A smile began to spread across the chief’s face. “You got anything that’ll support this except theory?” he asked.
I said, “I think we can get quite a bit. If Holgate’s car wasn’t smashed at four-thirty in the afternoon, if Vivian Deshler’s car was smashed at three-thirty, that’s pretty damned good evidence that the report of the accident was a fake.”
“Would Holgate get murdered on account of it?”
“I don’t know,” I said. “I don’t think that Holgate contemplated the fact that his girlfriend, Vivian Deshler, was going to put in a whopping big claim against the insurance company for a whiplash injury. I think that the minute that happened, Holgate realized he was involved in a criminal conspiracy, in obtaining money under false pretenses, that he could go to prison, and that he’d got himself out of the frying pan and into the fire. I think perhaps Holgate began to get cold feet and wanted to get out.
“I think that when Holgate realized the insurance company wasn’t satisfied with the explanation he had made about how the accident occurred, he became terribly apprehensive, and since a chain is no stronger than its weakest link, the people who were mixed in it with him—”
“You mean Vivian Deshler murdered him in order to keep him from blabbing?”
“I don’t know who murdered him,” I said. “The murder may have no connection with the hit-and-run accident. On the other hand, it may all be tied in together.
“What I’m doing is tying up loose ends, and what you’re interested in is getting this hit-and-run accident solved.”
“Am I interested in it!” he said. “That’s the understatement of the year. That damned hit-and-run may cost me my job if I can’t solve it.”
“Mind telling me about it?” I asked.
“Hell, no,” he said. “I was driving along the street going home when I saw this car coming behind me and I didn’t like the way it was driving. It didn’t occur to me that the man was drunk but I thought it was reckless driving. I pulled off to the side of the road and just as the man came up I held out my arm for him to stop. I was going to flag him down, take a look at his license, throw a scare into him and maybe give him a ticket.

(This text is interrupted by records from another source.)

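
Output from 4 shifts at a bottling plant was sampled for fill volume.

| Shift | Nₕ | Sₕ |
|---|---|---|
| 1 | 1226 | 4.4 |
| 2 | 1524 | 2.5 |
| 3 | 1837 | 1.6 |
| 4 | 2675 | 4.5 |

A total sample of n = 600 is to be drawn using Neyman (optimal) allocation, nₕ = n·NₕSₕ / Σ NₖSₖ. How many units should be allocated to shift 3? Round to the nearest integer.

1: NₕSₕ = 1226·4.4 = 5394.4
2: NₕSₕ = 1524·2.5 = 3810
3: NₕSₕ = 1837·1.6 = 2939.2
4: NₕSₕ = 2675·4.5 = 12037.5
Σ NₕSₕ = 24181.1.
n_3 = 600·2939.2/24181.1 = 72.930... → 73.

73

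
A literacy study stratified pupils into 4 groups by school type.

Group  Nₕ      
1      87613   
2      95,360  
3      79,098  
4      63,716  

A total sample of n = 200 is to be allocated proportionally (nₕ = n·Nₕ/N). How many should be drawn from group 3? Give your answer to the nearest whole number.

49

N = 87613 + 95360 + 79098 + 63716 = 325787.
n_3 = 200·79098/325787 = 48.558... → 49.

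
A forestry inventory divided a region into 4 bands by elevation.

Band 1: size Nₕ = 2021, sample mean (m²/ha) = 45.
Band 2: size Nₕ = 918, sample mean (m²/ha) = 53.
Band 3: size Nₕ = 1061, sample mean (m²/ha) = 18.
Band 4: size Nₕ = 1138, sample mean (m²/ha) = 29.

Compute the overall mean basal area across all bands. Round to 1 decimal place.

x̄_st = (Σ Nₕx̄ₕ) / (Σ Nₕ) = (2021·45 + 918·53 + 1061·18 + 1138·29) / 5138
= 191699 / 5138 = 37.310... → 37.3.

37.3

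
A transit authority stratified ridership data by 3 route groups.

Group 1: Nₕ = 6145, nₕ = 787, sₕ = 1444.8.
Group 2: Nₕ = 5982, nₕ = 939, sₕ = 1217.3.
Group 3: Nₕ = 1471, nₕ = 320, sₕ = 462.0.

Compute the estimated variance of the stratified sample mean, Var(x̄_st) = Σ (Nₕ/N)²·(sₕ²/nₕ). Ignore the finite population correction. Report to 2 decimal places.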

“Instead of doing what he should have done, he swerved the car directly toward me, smashed into the left rear of my car, pushed me clean over into the ditch. Then his car glanced off and away he went.
“I was shoved off the road so far I thought I was going over. I was fighting the steering wheel for a matter of seconds. My left rear tire had blown out under the impact. I couldn’t chase him and under the circumstances I didn’t get any kind of a description.
“It’s one of those things. No one could have secured a description, but because I’m chief of police and because I’m always yelling about keeping your presence of mind and getting a description of any car that acts suspicious—well, I don’t need to draw a lot of diagrams for you. Now that’s the situation.”
“All right,” I said. “You’ve been anxious to solve it. You’ve got evidence.”
“You’re damned right I’ve got evidence,” he said.
“How much evidence?”
“Quite a bit. When the car hit me it smashed the right headlight. We have part of the lens. Some of the paint came off and we have a piece of grill—the stuff was from a Buick. If we could ever have found the damned car we could have made a case all right. But we couldn’t find the car.”
“You covered repair shops?”
“Of course I covered repair shops. What the hell! I had every repair shop that did any work on a car, particularly a Buick of that model, make a detailed report to the police.”
“All right,” I said, “then the accident was investigated.”
“That’s right.”
I said, “Let’s see if you have a report on work that was done on Holgate’s automobile.”
He studied my face for a minute, then began to grin. “Lam,” he said, “there’s just a chance—just a chance, mind you, that you’re a lifesaver.